Auch Bankaktien kamen in den USA unter die Räder. Die Absenkung des Schlüsselsatzes auf praktisch null Prozent binnen zwei Wochen werde die Gewinne der Institute schmälern, prognostizierten die Experten des Vermögensberaters Raymond James. Die Papiere von Citigroup, JPMorgan und Bank of America brachen bis zu 17 Prozent ein.

Tui-Aktie stürzt ab

Zudem litten die Touristikwerte erneut wegen der internationalen Reisebeschränkungen.
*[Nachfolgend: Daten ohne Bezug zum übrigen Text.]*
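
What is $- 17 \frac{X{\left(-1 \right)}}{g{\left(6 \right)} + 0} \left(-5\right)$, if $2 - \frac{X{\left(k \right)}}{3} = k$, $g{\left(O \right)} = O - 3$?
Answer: $255$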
Der europäische Branchenindex brach zeitweise um mehr als 16 Prozent ein, so stark wie nie zuvor. Tui-Titel stürzten sogar um 40 Prozent auf ein Rekordtief von 2,42 Euro ab. Der Reisekonzern beantragte wegen wegbrechender Buchungen Staatshilfe. Zum Corona-Krisentreffen der Bundesregierung mit Vertretern der Luftfahrtbranche fielen die Aktien von Lufthansa, Air-France-KLM und der British-Airways-Mutter IAG sowie der Billig-Flieger Ryanair und EasyJet um bis zu einem Drittel.

Gefragt waren dagegen die Titel von Drägerwerk, die mit einem Plus von zeitweise knapp 68 Prozent den größten Kurssprung der Firmengeschichte verbuchten und noch ein Fünftel fester schlossen. Am Freitag hatte die Bundesregierung 10.000 Beatmungsgeräte bei der Medizintechnik-Firma bestellt. Auch andere Länder reißen sich um solche Apparate, die zur Behandlung von Coronavirus-Patienten benötigt werden.